Щепкин не понимал этих сложных процессов. Занимательный собеседник, «изучивший мясо современных рыб больше, чем Агасис кости допотопных», каким зарисовал его Герцен, он в биографиях борцов за новую революционную идеологию, проходит как неизменный застольный собеседник, неутомимый участник походов за грибами, как великолепный, наконец, рассказчик, анекдоты которого — украшение дружеских пирушек. Знаменательно, например, что Щепкин жил в том же Соколове, куда собрались Герцен и его друзья в то лето, которое оказалось роковым для дружбы Герцена и Огарева с Грановским. Здесь, в Соколове, произошел между ними разрыв, и здесь было принято Герценом решение стать бесповоротно на тот путь активной политической деятельности, который вел его за российские рубежи.

«В Соколове, — рассказывает Анненков, — было образовано нечто в роде подвижного конгресса из беспрестанно наезжающих я пропадавших литераторов, профессоров, артистов, знакомых, которые, видимо, все имели целью перекинуться идеями и известиями друг с другом. Хозяева жили в страшном многолюдстве и, повидимому, не имели времени сосредоточиться на каком-либо своем собственном, специальном занятии. Гости калейдоскопически сменялись гостями: тут, кроме Панаева, оставившего и описание соколовской жизни, промелькнули в моих глазах Н. А. Некрасов, давно уже мне знакомый и возбуждавший тогда общий симпатический интерес своей судьбой и своей поэзией, затем Ив. Ив. Павлов, здесь впервые мною и встреченный и поражавший оригинальной грубостью своих приемов, под которыми таилось у него много мысли, наблюдения, юмора и т. п. Е. Ф. Корш, старый Щепкин, молодой рано умерший Засядко, начинающий живописец Горбунов, сделавший литографированную коллекцию портретов со всего кружка, были постоянными посетителями Соколова…»

Разговоры, прения, рассказы, отражая все многообразие характеров, умов и настроений, носили еще один общий тон, который и был господствующим тоном всех бесед этой эпохи.

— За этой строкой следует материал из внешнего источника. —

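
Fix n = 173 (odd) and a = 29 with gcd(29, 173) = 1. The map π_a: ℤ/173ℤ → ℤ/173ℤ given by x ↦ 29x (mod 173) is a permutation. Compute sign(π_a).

+1

Orbit of 57 under x↦29x: [57, 96, 16, 118, 135, 109, 47]… (length divides ord_173(29)).
Cycle lengths of π_29 on ℤ/173ℤ: [43, 43, 43, 43, 1]; 5 cycles in total.
sign(π) = (−1)^{n − #cycles} = (−1)^{173−5} = (−1)^168 = +1.
Via Zolotarev, sign(π_{29}) = (29|173) = +1.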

Щепкин снимал дачу по соседству. А. И. Герцен оставил его изображение: «в шляпе, с широкими полями, в белом сюртуке, с кузовком набранных грибов приходил он пешком, шутил, пел малороссийские песни и морил своими рассказами».

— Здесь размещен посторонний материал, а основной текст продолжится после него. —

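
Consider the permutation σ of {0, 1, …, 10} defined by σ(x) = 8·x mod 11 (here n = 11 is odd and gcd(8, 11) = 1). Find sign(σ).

Start at x=5: 5 → 7 → 1 → 8 → 9 → 6 → 4 → … (one orbit).
The orbit structure of x ↦ 8x mod 11: 2 orbits of sizes [10, 1].
11 − 2 = 9 transpositions; sign(π) = (−1)^9 = -1.
The Jacobi symbol (8|11) = -1 (Zolotarev) agrees.

-1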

Казалось, что все идет мирно. Но на самом деле назревал конфликт. Происходили споры с Грановским. Грановский — профессор-историк, лекции которого привлекали толпы слушателей, сумел, как говорит о нем Герцен, «в мрачную годину гонений, от 1848 года до смерти Николая, сохранить не только кафедру, но и свой независимый образ мыслей, и это потому, что в нем с рыцарской отвагой, с полной преданностью страстного убеждения, стройно сочеталась женская нежность, мягкость форм и примиряющая стихия». И все-таки дружбе с Грановским был положен конец. Слушая рассуждения своих друзей о единстве материи и духа, Грановский заявил однажды: «Я никогда не приму вашей сухой, холодной мысли единства тела и духа, с ней исчезнет бессмертие души. Может, вам его не надобно. Но я слишком много схоронил, чтобы поступиться этой верой. Личное бессмертие мне необходимо».

Было ясно, что здесь начинается та точка расхождения, которая свидетельствует о невозможности сохранить в дальнейшем прежние отношения, полные искренности и единомыслия.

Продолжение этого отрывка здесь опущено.